Develop Comprehensive Policies But Make Them Practical
While 71% of organizations have AI policies, the gap between policy existence and policy effectiveness is clear. Focus on creating policies that are:
- Specific about approved tools and use cases
- Clear about what data can and cannot be shared
- Regularly updated as the landscape evolves
- Backed by technical controls where possible
Invest in Education, Not Just Restriction
The most successful organizations appear to be those that combine clear boundaries with comprehensive education. Help employees understand not just what they can't do, but why certain restrictions exist and how to use AI tools effectively within those boundaries.
Plan for the Long Term
As one respondent noted: "Generally speaking, AI is a fad and most of it will pass in time. What remains will become part of our regularly managed tools." We’re not quite sure about that.

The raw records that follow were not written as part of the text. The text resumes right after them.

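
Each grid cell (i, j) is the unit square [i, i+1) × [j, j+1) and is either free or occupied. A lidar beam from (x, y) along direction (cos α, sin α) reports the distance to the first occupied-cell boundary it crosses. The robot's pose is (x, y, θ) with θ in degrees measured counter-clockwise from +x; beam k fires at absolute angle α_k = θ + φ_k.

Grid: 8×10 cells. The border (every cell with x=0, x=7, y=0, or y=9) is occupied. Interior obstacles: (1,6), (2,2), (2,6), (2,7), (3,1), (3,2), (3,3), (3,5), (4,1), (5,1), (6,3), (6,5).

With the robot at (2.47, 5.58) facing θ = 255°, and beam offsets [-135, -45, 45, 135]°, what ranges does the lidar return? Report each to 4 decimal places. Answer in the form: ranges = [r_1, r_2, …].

ranges = [0.4850, 1.6974, 1.8244, 0.6120]

beam 1: φ=-135°, α=120°
  dir = (cos 120°, sin 120°) = (-0.5000, 0.8660); from cell (2,5)
  next x-line at t=0.9400, next y-line at t=0.4850; Δt_x=2.0000, Δt_y=1.1547
    y: enter (2,6) at t=0.4850 ← occupied
  → r_1 = 0.4850
beam 2: φ=-45°, α=210°
  dir = (cos 210°, sin 210°) = (-0.8660, -0.5000); from cell (2,5)
  next x-line at t=0.5427, next y-line at t=1.1600; Δt_x=1.1547, Δt_y=2.0000
    x: enter (1,5) at t=0.5427
    y: enter (1,4) at t=1.1600
    x: enter (0,4) at t=1.6974 ← occupied
  → r_2 = 1.6974
beam 3: φ=45°, α=300°
  dir = (cos 300°, sin 300°) = (0.5000, -0.8660); from cell (2,5)
  next x-line at t=1.0600, next y-line at t=0.6697; Δt_x=2.0000, Δt_y=1.1547
    y: enter (2,4) at t=0.6697
    x: enter (3,4) at t=1.0600
    y: enter (3,3) at t=1.8244 ← occupied
  → r_3 = 1.8244
beam 4: φ=135°, α=30°
  dir = (cos 30°, sin 30°) = (0.8660, 0.5000); from cell (2,5)
  next x-line at t=0.6120, next y-line at t=0.8400; Δt_x=1.1547, Δt_y=2.0000
    x: enter (3,5) at t=0.6120 ← occupied
  → r_4 = 0.6120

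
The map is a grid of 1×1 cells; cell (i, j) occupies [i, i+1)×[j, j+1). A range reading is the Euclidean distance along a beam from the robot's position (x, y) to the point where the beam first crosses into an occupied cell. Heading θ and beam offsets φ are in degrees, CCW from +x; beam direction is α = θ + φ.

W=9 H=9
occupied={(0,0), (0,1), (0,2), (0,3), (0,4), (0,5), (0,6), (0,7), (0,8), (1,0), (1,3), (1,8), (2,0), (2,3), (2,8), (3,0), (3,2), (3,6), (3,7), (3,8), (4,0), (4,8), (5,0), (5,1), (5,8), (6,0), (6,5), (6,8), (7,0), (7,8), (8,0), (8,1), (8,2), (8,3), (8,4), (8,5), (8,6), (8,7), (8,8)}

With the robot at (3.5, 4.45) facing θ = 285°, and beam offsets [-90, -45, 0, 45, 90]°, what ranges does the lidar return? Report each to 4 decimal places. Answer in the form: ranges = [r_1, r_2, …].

beam 1: φ=-90°, α=195°
  d=(-0.9659,-0.2588)  start (3,4)  tX=0.5176 tY=1.7387  stride 1/|dx|=1.0353 1/|dy|=3.8637
    cross x-line → (2,4), t=0.5176
    cross x-line → (1,4), t=1.5529
    cross y-line → (1,3), t=1.7387 (wall)
  → r_1 = 1.7387
beam 2: φ=-45°, α=240°
  d=(-0.5000,-0.8660)  start (3,4)  tX=1.0000 tY=0.5196  stride 1/|dx|=2.0000 1/|dy|=1.1547
    cross y-line → (3,3), t=0.5196
    cross x-line → (2,3), t=1.0000 (wall)
  → r_2 = 1.0000
beam 3: φ=0°, α=285°
  d=(0.2588,-0.9659)  start (3,4)  tX=1.9319 tY=0.4659  stride 1/|dx|=3.8637 1/|dy|=1.0353
    cross y-line → (3,3), t=0.4659
    cross y-line → (3,2), t=1.5012 (wall)
  → r_3 = 1.5012
beam 4: φ=45°, α=330°
  d=(0.8660,-0.5000)  start (3,4)  tX=0.5774 tY=0.9000  stride 1/|dx|=1.1547 1/|dy|=2.0000
    cross x-line → (4,4), t=0.5774
    cross y-line → (4,3), t=0.9000
    cross x-line → (5,3), t=1.7321
    cross x-line → (6,3), t=2.8868
    cross y-line → (6,2), t=2.9000
    cross x-line → (7,2), t=4.0415
    cross y-line → (7,1), t=4.9000
    cross x-line → (8,1), t=5.1962 (wall)
  → r_4 = 5.1962
beam 5: φ=90°, α=15°
  d=(0.9659,0.2588)  start (3,4)  tX=0.5176 tY=2.1250  stride 1/|dx|=1.0353 1/|dy|=3.8637
    cross x-line → (4,4), t=0.5176
    cross x-line → (5,4), t=1.5529
    cross y-line → (5,5), t=2.1250
    cross x-line → (6,5), t=2.5882 (wall)
  → r_5 = 2.5882

ranges = [1.7387, 1.0000, 1.5012, 5.1962, 2.5882]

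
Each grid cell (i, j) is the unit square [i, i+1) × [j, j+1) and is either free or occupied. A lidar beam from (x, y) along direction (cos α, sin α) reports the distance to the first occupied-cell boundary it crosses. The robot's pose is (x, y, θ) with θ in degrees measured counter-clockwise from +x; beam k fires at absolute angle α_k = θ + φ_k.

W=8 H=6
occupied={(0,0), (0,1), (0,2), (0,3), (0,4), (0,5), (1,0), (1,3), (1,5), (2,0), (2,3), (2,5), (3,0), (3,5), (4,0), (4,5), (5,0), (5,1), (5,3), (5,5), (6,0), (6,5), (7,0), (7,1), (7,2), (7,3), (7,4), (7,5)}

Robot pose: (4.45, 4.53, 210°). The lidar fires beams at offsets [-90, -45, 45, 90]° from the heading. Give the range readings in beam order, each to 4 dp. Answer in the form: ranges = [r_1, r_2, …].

ranges = [0.5427, 1.8159, 3.6545, 1.1000]

beam 1: φ=-90°, α=120°
  dir = (cos 120°, sin 120°) = (-0.5000, 0.8660); from cell (4,4)
  next x-line at t=0.9000, next y-line at t=0.5427; Δt_x=2.0000, Δt_y=1.1547
    y: enter (4,5) at t=0.5427 ← occupied
  → r_1 = 0.5427
beam 2: φ=-45°, α=165°
  dir = (cos 165°, sin 165°) = (-0.9659, 0.2588); from cell (4,4)
  next x-line at t=0.4659, next y-line at t=1.8159; Δt_x=1.0353, Δt_y=3.8637
    x: enter (3,4) at t=0.4659
    x: enter (2,4) at t=1.5012
    y: enter (2,5) at t=1.8159 ← occupied
  → r_2 = 1.8159
beam 3: φ=45°, α=255°
  dir = (cos 255°, sin 255°) = (-0.2588, -0.9659); from cell (4,4)
  next x-line at t=1.7387, next y-line at t=0.5487; Δt_x=3.8637, Δt_y=1.0353
    y: enter (4,3) at t=0.5487
    y: enter (4,2) at t=1.5840
    x: enter (3,2) at t=1.7387
    y: enter (3,1) at t=2.6192
    y: enter (3,0) at t=3.6545 ← occupied
  → r_3 = 3.6545
beam 4: φ=90°, α=300°
  dir = (cos 300°, sin 300°) = (0.5000, -0.8660); from cell (4,4)
  next x-line at t=1.1000, next y-line at t=0.6120; Δt_x=2.0000, Δt_y=1.1547
    y: enter (4,3) at t=0.6120
    x: enter (5,3) at t=1.1000 ← occupied
  → r_4 = 1.1000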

While AI hype may fade, AI capabilities will become embedded in the tools we already use. Plan governance frameworks that can adapt as AI becomes less of a separate category and more of a feature.
Looking Ahead
The AI governance challenge isn't going away - it's evolving. As AI capabilities become embedded in existing enterprise tools (Microsoft 365, Google Workspace, Salesforce, etc.), the challenge will shift from managing standalone AI tools to governing AI features within trusted platforms.
Organizations that establish strong governance frameworks now, while AI tools are still largely external and identifiable, will be better positioned to maintain control as AI becomes more pervasive and integrated into their existing technology stack.
The survey results make one thing clear: AI in the workplace is no longer a question of "if" but "how." The organizations that figure out the "how" part, balancing innovation with security, enabling productivity while protecting data, will be the ones that thrive in an AI future.
This report is based on a survey of IT and security professionals conducted by Kandji in June 2025.